5.3 Confirming Accuracy of Smart Cruet

To confirm the accuracy of adding seasoning with the Smart Cruet, we conducted an experiment. In this experiment, we added 50 ml of soy sauce 10 times using the Smart Cruet. After this we compared the amount estimated by the Smart Cruet to the actual added amount. As a result, the average of the added amount was 51.37 ml, the average of the estimated amount was 54.23 ml, thus, the average error between the actual amount and the estimated amount was 5.56%. Moreover, the error between the average estimated amount and the preferable amount (50 ml) was 8.46%.
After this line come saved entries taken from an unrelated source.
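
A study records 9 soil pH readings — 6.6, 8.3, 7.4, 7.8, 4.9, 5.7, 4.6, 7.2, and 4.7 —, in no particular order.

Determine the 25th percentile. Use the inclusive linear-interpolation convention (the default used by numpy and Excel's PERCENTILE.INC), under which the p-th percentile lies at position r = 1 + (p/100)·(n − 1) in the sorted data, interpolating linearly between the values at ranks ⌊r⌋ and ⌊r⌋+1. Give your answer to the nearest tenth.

Sorted: 4.6, 4.7, 4.9, 5.7, 6.6, 7.2, 7.4, 7.8, 8.3.
n = 9.
r = 1 + (25/100)·(9 − 1) = 1 + 2 = 3.
r is an integer, so P25 is the value at rank 3: 4.9.

4.9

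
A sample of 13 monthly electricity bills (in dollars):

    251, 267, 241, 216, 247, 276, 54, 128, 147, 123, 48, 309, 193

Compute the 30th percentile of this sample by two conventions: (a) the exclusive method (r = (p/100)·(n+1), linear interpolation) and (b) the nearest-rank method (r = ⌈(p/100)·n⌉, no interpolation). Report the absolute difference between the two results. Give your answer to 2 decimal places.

3.80

Sorted: 48, 54, 123, 128, 147, 193, 216, 241, 247, 251, 267, 276, 309.
n = 13.
(a) r = 4.2; between ranks 4 (128) and 5 (147): 131.8.
(b) the nearest-rank method: rank 4 → 128.
|131.8 − 128| = 3.8.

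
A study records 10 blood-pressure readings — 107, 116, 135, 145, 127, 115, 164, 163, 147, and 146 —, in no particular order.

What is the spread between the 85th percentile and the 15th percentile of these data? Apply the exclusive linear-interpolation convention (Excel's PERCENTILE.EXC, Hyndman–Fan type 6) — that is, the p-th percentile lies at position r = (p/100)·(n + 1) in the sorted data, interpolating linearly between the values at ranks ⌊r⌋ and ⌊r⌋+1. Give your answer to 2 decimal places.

51.15

Sorted: 107, 115, 116, 127, 135, 145, 146, 147, 163, 164.
n = 10.
P15: r = 1.65; ranks 1–2 are 107, 115; interpolating gives 112.2.
P85: r = 9.35; ranks 9–10 are 163, 164; interpolating gives 163.35.
Difference: 163.35 − 112.2 = 51.15.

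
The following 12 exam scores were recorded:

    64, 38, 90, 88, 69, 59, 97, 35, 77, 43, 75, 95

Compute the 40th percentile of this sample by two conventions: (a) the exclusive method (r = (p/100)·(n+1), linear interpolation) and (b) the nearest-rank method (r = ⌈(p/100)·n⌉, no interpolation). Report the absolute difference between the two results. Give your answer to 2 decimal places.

1.00

Sorted: 35, 38, 43, 59, 64, 69, 75, 77, 88, 90, 95, 97.
n = 12.
(a) r = 5.2; between ranks 5 (64) and 6 (69): 65.
(b) the nearest-rank method: rank 5 → 64.
|65 − 64| = 1.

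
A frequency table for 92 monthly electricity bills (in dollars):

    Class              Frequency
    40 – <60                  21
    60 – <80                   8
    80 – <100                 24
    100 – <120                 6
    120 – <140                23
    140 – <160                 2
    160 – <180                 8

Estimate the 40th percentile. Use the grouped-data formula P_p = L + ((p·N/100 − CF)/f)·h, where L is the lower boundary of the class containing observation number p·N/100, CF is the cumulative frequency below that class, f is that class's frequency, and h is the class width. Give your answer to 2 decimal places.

86.50

N = 92; target position k = 40/100 · 92 = 36.8.
Cumulative frequencies: 21, 29, 53, 59, 82, 84, 92.
Observation 36.8 falls in the class 80 – <100.
L = 80, CF = 29, f = 24, h = 20.
P40 = 80 + ((36.8 − 29)/24)·20 = 80 + 6.5 = 86.5.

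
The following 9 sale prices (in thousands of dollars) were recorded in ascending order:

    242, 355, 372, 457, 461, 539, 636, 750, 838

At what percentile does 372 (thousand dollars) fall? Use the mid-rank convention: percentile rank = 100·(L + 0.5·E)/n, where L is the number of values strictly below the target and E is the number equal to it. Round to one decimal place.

27.8

Count below 372: L = 2; count equal: E = 1; n = 9.
Percentile rank = 100·(2 + 0.5·1)/9 = 100·2.5/9 = 27.78.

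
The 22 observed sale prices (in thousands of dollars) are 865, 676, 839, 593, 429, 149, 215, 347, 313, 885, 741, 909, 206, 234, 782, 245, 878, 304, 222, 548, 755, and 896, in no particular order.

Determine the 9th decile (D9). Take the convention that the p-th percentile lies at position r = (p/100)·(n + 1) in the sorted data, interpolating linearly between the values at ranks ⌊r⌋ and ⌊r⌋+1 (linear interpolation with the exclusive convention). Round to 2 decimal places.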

As we showed in Sect. 3.2, even if the cooks are experienced, there is approximately 30% error between rough estimation and preferable amount. Therefore, it is assumed that a dish seasoned by the Smart Cruet is closer to user’s preference than by using rough estimation. Furthermore, it is easier to use than using measuring spoons.

6 Conclusion

In this paper, we proposed a cooking support system that adjusts the amount of seasoning depending on the user’s preference and support adding the correct amount of seasoning, through smartphone and Smart Cruet. The system analyzes the user’s preference based on the feedback for five basic tastes evaluated by five grades after each eating a dish and adjust the amount of seasoning in the selected recipe depending on the user’s preference. For the adjusted amount of seasoning, Smart Cruet, which embeds motion sensors, LED light, and BLE communication interface, indicates the moment to stop adding the seasoning. We were successful in improving the adjustment to user’s preference in 7 days through a two week feedback experiment. Furthermore, Smart Cruet achieved a 5.56% average error, which is clearly lower than adding seasoning based on rough estimation. Because we used the recipes made by registered dietitians in this paper, as future work, we will mainly focus on adjusting the amount of seasoning for online recipes registered by non professional cooks. We also plan to test the efficiency of our system with higher number of participants.